Northrop Grumman Corp of Redondo Beach, CA, USA has developed a new gallium nitride (GaN) flange-packaged power amplifier targeting military and commercial Ka-band communication applications. The APN180FP represents the first commercial availability of a packaged, GaN-based component from the firm.
“The APN180FP provides customers with a powerful, easy-to-use, high-frequency product that greatly expands the accessibility of monolithic microwave integrated circuits [MMICs],” says Frank Kropschot, general manager of the Microelectronics Products and Services business unit of Northrop Grumman Aerospace Systems. “Initial engineering evaluation sampling of prototypes is underway,” he adds. “Preproduction quantities will be available later this summer.”
The new amplifier is produced in Northrop Grumman’s advanced microelectronics wafer fabrication facility in Manhattan Beach, CA, which has provided large volumes of compound semiconductor products to both military and commercial customers for more than 20 years. “We are targeting the APN180FP for the growing Ka-band satellite communication terminal and the commercial wireless infrastructure markets,” Kropschot says.

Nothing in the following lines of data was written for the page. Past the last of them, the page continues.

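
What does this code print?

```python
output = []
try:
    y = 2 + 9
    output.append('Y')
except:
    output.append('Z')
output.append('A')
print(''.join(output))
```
YA

No exception, try block completes normally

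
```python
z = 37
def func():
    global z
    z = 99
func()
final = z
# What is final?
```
99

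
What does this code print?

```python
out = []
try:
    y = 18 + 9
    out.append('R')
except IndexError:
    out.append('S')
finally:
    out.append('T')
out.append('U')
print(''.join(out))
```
RTU

finally runs after normal execution too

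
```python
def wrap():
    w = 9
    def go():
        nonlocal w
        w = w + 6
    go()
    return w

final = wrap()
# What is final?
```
15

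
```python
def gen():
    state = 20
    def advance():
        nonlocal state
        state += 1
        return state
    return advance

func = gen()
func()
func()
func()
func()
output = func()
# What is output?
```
25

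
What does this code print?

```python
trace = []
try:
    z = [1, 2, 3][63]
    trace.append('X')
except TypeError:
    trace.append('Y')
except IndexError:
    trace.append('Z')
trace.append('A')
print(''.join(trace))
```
ZA

IndexError is caught by its specific handler, not TypeError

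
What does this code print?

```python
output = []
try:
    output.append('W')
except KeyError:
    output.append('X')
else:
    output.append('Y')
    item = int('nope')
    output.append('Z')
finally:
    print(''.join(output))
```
WY

Try succeeds, else appends 'Y', ValueError in else is uncaught, finally prints before exception propagates ('Z' never appended)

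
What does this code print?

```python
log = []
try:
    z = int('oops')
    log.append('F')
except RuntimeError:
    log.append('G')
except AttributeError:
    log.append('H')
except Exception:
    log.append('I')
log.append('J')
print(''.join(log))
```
IJ

ValueError not specifically caught, falls to Exception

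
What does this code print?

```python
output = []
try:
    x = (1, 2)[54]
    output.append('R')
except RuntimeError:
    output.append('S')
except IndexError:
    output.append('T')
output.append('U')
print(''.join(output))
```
TU

IndexError is caught by its specific handler, not RuntimeError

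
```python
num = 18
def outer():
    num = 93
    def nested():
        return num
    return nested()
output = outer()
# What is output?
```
93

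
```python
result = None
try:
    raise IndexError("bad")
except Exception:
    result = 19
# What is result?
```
19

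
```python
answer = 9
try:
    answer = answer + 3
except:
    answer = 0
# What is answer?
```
12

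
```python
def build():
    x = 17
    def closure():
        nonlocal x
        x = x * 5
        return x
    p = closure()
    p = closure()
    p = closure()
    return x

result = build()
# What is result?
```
2125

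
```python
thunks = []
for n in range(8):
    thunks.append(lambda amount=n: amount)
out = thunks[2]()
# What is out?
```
2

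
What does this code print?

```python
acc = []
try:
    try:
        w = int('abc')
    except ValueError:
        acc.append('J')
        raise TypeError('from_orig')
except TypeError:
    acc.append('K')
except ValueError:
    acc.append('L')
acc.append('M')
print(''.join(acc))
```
JKM

TypeError raised and caught, original ValueError not re-raised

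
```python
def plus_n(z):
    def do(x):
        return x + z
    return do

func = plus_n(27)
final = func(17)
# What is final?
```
44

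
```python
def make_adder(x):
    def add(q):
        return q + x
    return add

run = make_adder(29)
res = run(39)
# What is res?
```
68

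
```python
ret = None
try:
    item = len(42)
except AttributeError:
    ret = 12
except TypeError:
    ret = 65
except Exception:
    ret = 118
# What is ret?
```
65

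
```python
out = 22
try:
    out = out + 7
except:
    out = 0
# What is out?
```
29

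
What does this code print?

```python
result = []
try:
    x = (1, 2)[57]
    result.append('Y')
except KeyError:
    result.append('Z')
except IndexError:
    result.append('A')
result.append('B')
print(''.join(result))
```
AB

IndexError is caught by its specific handler, not KeyError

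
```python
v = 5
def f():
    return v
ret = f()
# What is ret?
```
5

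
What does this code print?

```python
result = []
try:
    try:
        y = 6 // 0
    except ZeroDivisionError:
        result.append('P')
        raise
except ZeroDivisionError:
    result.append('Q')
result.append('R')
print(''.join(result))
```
PQR

raise without argument re-raises current exception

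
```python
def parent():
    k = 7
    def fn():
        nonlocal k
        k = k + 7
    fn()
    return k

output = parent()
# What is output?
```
14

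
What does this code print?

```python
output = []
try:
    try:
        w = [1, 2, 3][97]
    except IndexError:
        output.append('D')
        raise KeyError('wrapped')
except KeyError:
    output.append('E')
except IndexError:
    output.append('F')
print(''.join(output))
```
DE

New KeyError raised, caught by outer KeyError handler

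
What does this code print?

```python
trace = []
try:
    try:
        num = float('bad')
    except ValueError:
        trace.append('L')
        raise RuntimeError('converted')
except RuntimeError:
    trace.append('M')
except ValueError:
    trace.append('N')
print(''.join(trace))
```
LM

New RuntimeError raised, caught by outer RuntimeError handler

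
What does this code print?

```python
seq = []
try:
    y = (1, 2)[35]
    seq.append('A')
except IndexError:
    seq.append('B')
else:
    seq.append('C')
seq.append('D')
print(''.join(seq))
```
BD

else block skipped when exception is caught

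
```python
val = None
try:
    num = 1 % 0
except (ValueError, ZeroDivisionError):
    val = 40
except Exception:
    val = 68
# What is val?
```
40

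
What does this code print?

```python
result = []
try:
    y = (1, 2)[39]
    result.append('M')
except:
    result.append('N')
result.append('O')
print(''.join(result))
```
NO

Exception raised in try, caught by bare except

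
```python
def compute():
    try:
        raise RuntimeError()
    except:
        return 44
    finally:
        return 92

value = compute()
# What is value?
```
92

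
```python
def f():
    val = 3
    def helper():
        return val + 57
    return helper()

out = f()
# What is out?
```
60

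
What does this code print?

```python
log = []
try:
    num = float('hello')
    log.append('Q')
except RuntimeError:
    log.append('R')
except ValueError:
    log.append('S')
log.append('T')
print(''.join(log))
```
ST

ValueError is caught by its specific handler, not RuntimeError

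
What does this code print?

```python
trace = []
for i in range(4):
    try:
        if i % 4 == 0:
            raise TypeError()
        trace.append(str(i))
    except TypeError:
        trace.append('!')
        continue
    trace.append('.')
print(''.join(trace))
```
!1.2.3.

continue in except skips rest of loop body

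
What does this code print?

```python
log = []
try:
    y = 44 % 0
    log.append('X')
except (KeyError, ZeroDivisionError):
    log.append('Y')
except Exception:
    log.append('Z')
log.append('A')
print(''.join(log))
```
YA

ZeroDivisionError matches tuple containing it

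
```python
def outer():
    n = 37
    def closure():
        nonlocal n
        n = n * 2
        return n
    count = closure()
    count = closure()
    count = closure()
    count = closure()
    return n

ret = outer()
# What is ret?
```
592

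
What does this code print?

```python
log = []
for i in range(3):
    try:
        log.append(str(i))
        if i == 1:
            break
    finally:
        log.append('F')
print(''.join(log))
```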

The APN180FP is a 0.2mm GaN high-electron-mobility transistor (HEMT) MMIC power amplifier chip mounted in a flange mount package. It operates at 27-31GHz, and is optimized for 29-31GHz.
The power amplifier operates with a drain voltage of +28V and provides 21dB of linear gain, +37dBm (5.0W) of output power at 1dB gain compression, and +39dBm (8W) in saturation with power-added efficiency (PAE) of 26% at mid-band. For less-demanding applications, the APN180FP can be operated from a drain voltage as low as +20V while still producing +37dBm (5W) of saturated output power.
“This new product is a follow-on to the GaN MMICs we released in November 2012, and is the first of several package and module products we plan to introduce during the next few months,” Kropschot says.
The new power amplifier is based on MMICs using Northrop Grumman’s 0.2μm GaN HEMT process developed partially under the US Defense Advanced Research Projects Agency’s Wide Band Gap Semiconductors for Radio Frequency program, which was the first of several key GaN technology development contracts awarded to Northrop Grumman beginning in 2002.